The fierce tailwind turned out to be just a calm little breeze and there was not a cloud in the sky. I decided to do the same thing as 2012 (80 at start and 86 at finish) and throw water over my head and shoulders and keep drinking Gatorade as much as possible. It worked well until mile 24, when my left leg started cramping up. Calves were screaming and I could not lift my legs very well anymore. Even stumbled and almost fell a few times. Also, leaning more and more forward, which made things worse.

12042017SP01.jpgStopped a couple of times to stretch hamstrings and jog backwards in order to release the tension at the back of my legs (caused by the wrong shoes, that are perfect for a fast 7-minute pace but wrong for 7:40 pace). Lost a total of about 5, maybe 6, minutes in the last 2.5 miles because of the walking breaks. “There goes my plan to be in the top 3” went through my head.

During the last miles and after the finish line I saw many many casualties -- passed out runners lying on the road, on stretchers, vomiting, also runners slowly zigzagging. I had never seen that before.

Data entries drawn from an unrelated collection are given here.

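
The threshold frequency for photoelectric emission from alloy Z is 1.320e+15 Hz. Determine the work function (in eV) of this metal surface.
5.46 eV

At the threshold frequency, photon energy equals work function:
φ = hf₀

Calculating:
φ = (6.626×10⁻³⁴ J·s)(1.320e+15 Hz)
φ = 5.46 eV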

Glad I made it just under 3:30 at 7:59 pace. Could not believe my eyes when I switched on my cell phone and found out I had won the 70-74 age group (138 finishers).

Together with Coach Joe Burgasser (78), also from St. Petersburg, we were the two oldest runners from the Tampa Bay (total of 112 went to Boston) but certainly not the slowest. Joe, finished sixth in the 75-79 division (39 runners) in 4:19:51.

Top photo: Albert Wieringa won the 70-74 age group at Boston.

Bottom photo: Albert Wieringa (left) and Joe Burgasser were oldest runners from Tampa Bay.